Eine entspannte Spielatmosphäre in Bern
Cathomas hat sein Handwerk unter Regisseuren wie Leander Hausmann, Stefan Bachmann oder Frank Castorf gelernt. Das hat abgefärbt, wie er sagt: «Mein Vorbild Castorf bedient sich bei allen Stoffen, die er kennt, packt diese in seine Stücke und schafft eine unglaubliche Informationsflut: Das ist Hoch-Energie- und Hoch-Emotions-Theater.» Parallel zur Regie spielt der 56-jährige Cathomas aktuell in Köln unter Castorf den Molière. Über fünfeinhalb Stunden. In Bern gehts lockerer und heiterer zu und her. Ziel ist es, das Publikum mit einer Farce zu amüsieren. Am wichtigsten aber ist Cathomas, dass das Ensemble Spass hat beim Spielen.
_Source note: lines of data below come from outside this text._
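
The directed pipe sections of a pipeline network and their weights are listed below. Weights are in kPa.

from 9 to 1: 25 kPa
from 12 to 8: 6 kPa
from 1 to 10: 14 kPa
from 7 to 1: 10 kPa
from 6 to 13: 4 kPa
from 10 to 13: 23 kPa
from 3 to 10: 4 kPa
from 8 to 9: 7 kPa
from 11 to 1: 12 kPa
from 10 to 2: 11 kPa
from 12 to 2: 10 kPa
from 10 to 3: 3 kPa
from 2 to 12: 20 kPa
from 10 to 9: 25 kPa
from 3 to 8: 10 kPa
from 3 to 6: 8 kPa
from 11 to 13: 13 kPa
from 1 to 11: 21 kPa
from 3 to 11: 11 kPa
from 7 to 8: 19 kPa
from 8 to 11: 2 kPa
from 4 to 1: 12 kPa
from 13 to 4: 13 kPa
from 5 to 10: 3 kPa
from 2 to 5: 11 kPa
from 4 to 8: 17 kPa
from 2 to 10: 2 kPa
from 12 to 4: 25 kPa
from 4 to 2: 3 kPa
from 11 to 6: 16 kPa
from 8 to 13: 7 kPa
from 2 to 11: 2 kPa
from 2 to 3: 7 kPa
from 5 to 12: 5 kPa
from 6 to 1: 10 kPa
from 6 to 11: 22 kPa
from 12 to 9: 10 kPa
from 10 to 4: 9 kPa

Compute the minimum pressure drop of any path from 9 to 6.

50 kPa

Candidate routes:
9 - 1 - 10 - 3 - 6: 25+14+3+8 = 50
9 - 1 - 11 - 6: 25+21+16 = 62
9 - 1 - 10 - 2 - 3 - 6: 25+14+11+7+8 = 65
The minimum is 50 kPa via 9 - 1 - 10 - 3 - 6.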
Das ist in der Probe kaum zu übersehen: Etwa wenn die komplett besoffene Wirtin (Yohanna Schwertfeger) nuschelt: «Hier passiert niiiichts, rein gaaar nichts, gestern ist ein Töfflifahrer mit 100 Stutz in die ‹Vierte Wand› hineingefahren, aber sonst passiert hier gar nichts!» Ihre Tochter Esra (Viet Anh Alexander Tran) kriegt daneben einen hysterischen Lachkrampf, denn sie weiss, es ist nicht «nichts» los in der Stadt, die vom Drachen terrorisiert wird. Daraufhin bricht der Wahnsinn aus: Die Szene kippt ins Laute, um von einem «Haaatschi» abrupt zur Stille zurückkatapultiert zu werden. Solche schnellen Wechsel sind typisch fürs Stück – von einer zarten, vom Kater an der Gitarre vorgetragenen Ballade (ebenfalls Vanessa Bärtsch) zum Ausbruch und zurück zur Stille. Und der Regisseur? Er fühlt mit, knabbert an seinen Nägeln, ist voll involviert, auch wenn er selbst nicht spielt.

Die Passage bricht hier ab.